Increased cash positions and bearish attitudes around profits and the global economy hide more bullish sentiment surrounding equity markets.

By Rob Langston,

News editor, FE Trustnet

Cash levels increased in April but fund managers remain bullish about the prospects for markets, according to the latest Bank of America Merrill Lynch (BofA ML) Global Fund Manager Survey.

The closely-watched survey found that cash levels of asset allocators around the world increased from 4.6 per cent to 5 per cent month on month and remain high relative to the survey’s history.

Just 5 per cent of respondents believe there will be faster global growth during the next 12 months, down by 13 per cent on March and falling to the lowest level since the UK’s EU referendum.

 
Source: BofA ML Global Fund Manager Survey

Additionally, fund managers remain concerned about corporate indebtedness with 41 per cent believing companies to be overlevered, higher than a 32 per cent peak recorded during the global financial crisis in 2008.

A decline of capex-deleveraging spread (or the percentage of investors saying companies should improve capex minus the percentage saying companies should improve balance sheets) to 10 per cent has historically implied a greater chance to bonds outperforming equities. The spread currently stands at 15 per cent.

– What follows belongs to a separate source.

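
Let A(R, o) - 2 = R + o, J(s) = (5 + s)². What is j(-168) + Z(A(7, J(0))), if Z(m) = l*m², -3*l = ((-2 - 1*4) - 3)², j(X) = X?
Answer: -31380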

Bonds remain an underweight position for global managers at 55 per cent despite climbing by 9 percentage points in April. Allocations to equities dropped to 29 per cent from a 41 per cent overweight in March, in line with the long-term average.

The bank further noted that despite more bearish positioning managers still remain bullish about the prospects for global markets.

Michael Hartnett, chief investment strategist at Bank of America Merrill Lynch, said: “The bulls have been silenced but not defeated, evidenced by increased cash allocations and low expectations of global growth and profits.

“But true bull capitulation is absent, with most investors saying the peak in the stock market is still to come.”

Indeed, just 18 per cent say the equity markets have peaked, with 40 per cent expecting them to peak during the second half of the year and a further 39 per not cent expecting the peak to occur until 2019.


 

Despite the increase in cash levels, as shown in the above chart, the bank’s ‘Cash Rule’ – which signals a contrarian buy signal when average levels move above 4.5 per cent or contrarian sell signal when they move below 3.5 per cent – remains in ‘buy’ territory.

For the second consecutive month the biggest tail risk to markets – the additional risk that an investment will move more than three standard deviations from current levels – is a global trade war, with 38 per cent of fund managers.

Concerns over a potential trade war increased month-on-month as US president Donald Trump planned to impose a number of tariffs on China, which retaliated by announcing its own tariffs on US goods, sparking fears of escalation.

 
Source: BofA ML Fund Manager Survey

Other tail risks included a hawkish policy mistake by the Federal Reserve and/or European Central Bank, while illiquidity caused by market structure ranked third.

Also on the list of potential tail risks was a crash in tech stocks. The sector has come under increased scrutiny following well-publicised allegations surrounding Facebook and use of personal data and saw founder Mark Zuckerberg appear before the US Congress last month.

The latest edition of the survey highlighted “aggressive ‘Occupy Silicon Valley’ policies” such as anti-trust, tax or data would prompt fund managers to move away from overweight technology positions.

The sector remains one of the most overweighted by fund managers and ‘long FAANG+BAT’ – Facebook, Amazon, Apple, Netflix & Google + Baidu, Alibaba & Tencent – was deemed the most crowded trade by managers.

However, the overweight position to tech did fall by 14 percentage points in April to a 20 per cent overweight, the lowest level since February 2013.


 

Allocations to banks also dropped during April, falling to a 26 per cent overweight in portfolios, while allocations to defensive sectors such as healthcare and utilities moved higher.

On a regional basis, allocation to US equities remained underweight falling by 1 per cent month-on-month to a 10 per cent underweight, while Japanese overweight fell by 9 per cent to 15 per cent overweight.

Allocations to emerging market equities returned to a seven-month high of 43 per cent overweight and was the consensus long equity position, according to the bank.

Eurozone equities dropped to a 13-month low in April to a 34 per cent overweight, although it remains the second most overweighted region after emerging markets.

There was surprise good news for UK equities as investors rotated into the most unloved area of global markets.

The bank noted that pessimism towards the UK had tempered during April, with a net 33 per cent under to the country. This is an improvement of 8 percentage points from record lows in March and signalled the biggest one-month increase since before the EU referendum in June 2016.

 
Source: BofA ML Fund Manager Survey

Yet, UK equities remains the most unloved market and by far the largest short position among respondents to the survey relative to history, described by the bank as an “extremely contrarian trade”.

In Europe, Germany remains the most popular market among fund managers, followed by Spain as positive sentiment towards France dropped off over the past month.

The latest survey polled 176 participants with assets under management of $543bn between 6 and 12 April.